Tieme Klompe

Personal information
- Date of birth: 8 April 1976 (age 49)
- Place of birth: Roden, Netherlands
- Height: 1.81 m (5 ft 11 in)
- Position: Defender

Senior career*
- Years: Team / Apps / (Gls)
- 1996–2004: Heerenveen / 145 / (0)
- 2004–2005: RKC Waalwijk / 2 / (0)
- 2005: Groningen / 1 / (0)
- Total:  / 148 / (0)

International career
- 1998: Netherlands U21 / 2 / (0)

Managerial career
- 2012–2017: Heerenveen (assistant)
- 2014–2015: Heerenveen II
- 2015–2018: Netherlands U20 (assistant)
- 2018–2019: Harkemase Boys

= Tieme Klompe =

Dutch footballer

Tieme Klompe (born 8 April 1976) is a Dutch former professional footballer who played as a defender for Eredivisie clubs Heerenveen, RKC Waalwijk and Groningen.

==Club career==
Klompe started his career at Heerenveen, where he was a first-team player for eight seasons.

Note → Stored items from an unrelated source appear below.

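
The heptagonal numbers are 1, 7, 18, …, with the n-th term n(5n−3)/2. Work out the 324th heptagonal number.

The 324th heptagonal number is n(5n−3)/2 with n = 324.
324·(5·324 − 3)/2 = 324·1617/2 = 261954.

261954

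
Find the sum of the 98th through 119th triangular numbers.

131131

Σ i(i+1)/2 = (Σi² + Σi) / 2 over i = 98..119.
Σi = 7140 − 4753 = 2387 and Σi² = 568820 − 308945 = 259875.
(1·259875 + 1·2387) / 2 = 262262/2 = 131131.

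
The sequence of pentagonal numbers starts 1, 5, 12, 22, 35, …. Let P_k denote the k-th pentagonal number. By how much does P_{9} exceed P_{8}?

Consecutive pentagonal numbers differ by 3n − 2: here 3·9 − 2 = 25.

25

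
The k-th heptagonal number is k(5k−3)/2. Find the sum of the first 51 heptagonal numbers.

Σ i(5i−3)/2 = (5Σi² − 3Σi) / 2 over i = 1..51.
Σi = 1326 and Σi² = 45526.
(5·45526 − 3·1326) / 2 = 223652/2 = 111826.

111826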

During his time at Heerenveen, the club reached the final of the KNVB Cup (1996–97) and finished as runners-up in the Eredivisie (1999–2000), the latter resulting in qualification for the Champions League group stage (2000–01).

In the summer of 2004, Klompe moved to RKC Waalwijk, where he was released a year later, having made two appearances. He then signed an amateur contract with Groningen. After making one appearance, he announced his retirement on 24 October 2005. He cited the many injuries he struggled with during his career as the reason for his decision.

==International career==
In 1998, Klompe was selected for the Netherlands national under-21 team, making his first appearance on 18 February against Portugal. He was subsequently part of the Netherlands squad at the final stages of the 1998 UEFA European Under-21 Championship in Romania, appearing in one match as the team finished in fourth place.

==Coaching career==
After some years as a youth coach for Heerenveen, the club announced on 22 November 2012, that he had been promoted to the first team as assistant manager of Marco van Basten. In the 2014–15 season, he was also the manager of their reserve team/U21's. At the end of August 2016, he was hired as assistant manager for Netherlands' U20 national team alongside his role at Heerenveen. He left the club at the end of the 2016–17 season.

Tieme was appointed manager of Harkemase Boys for the 2018–19 season. However, he resigned on 29 April 2019.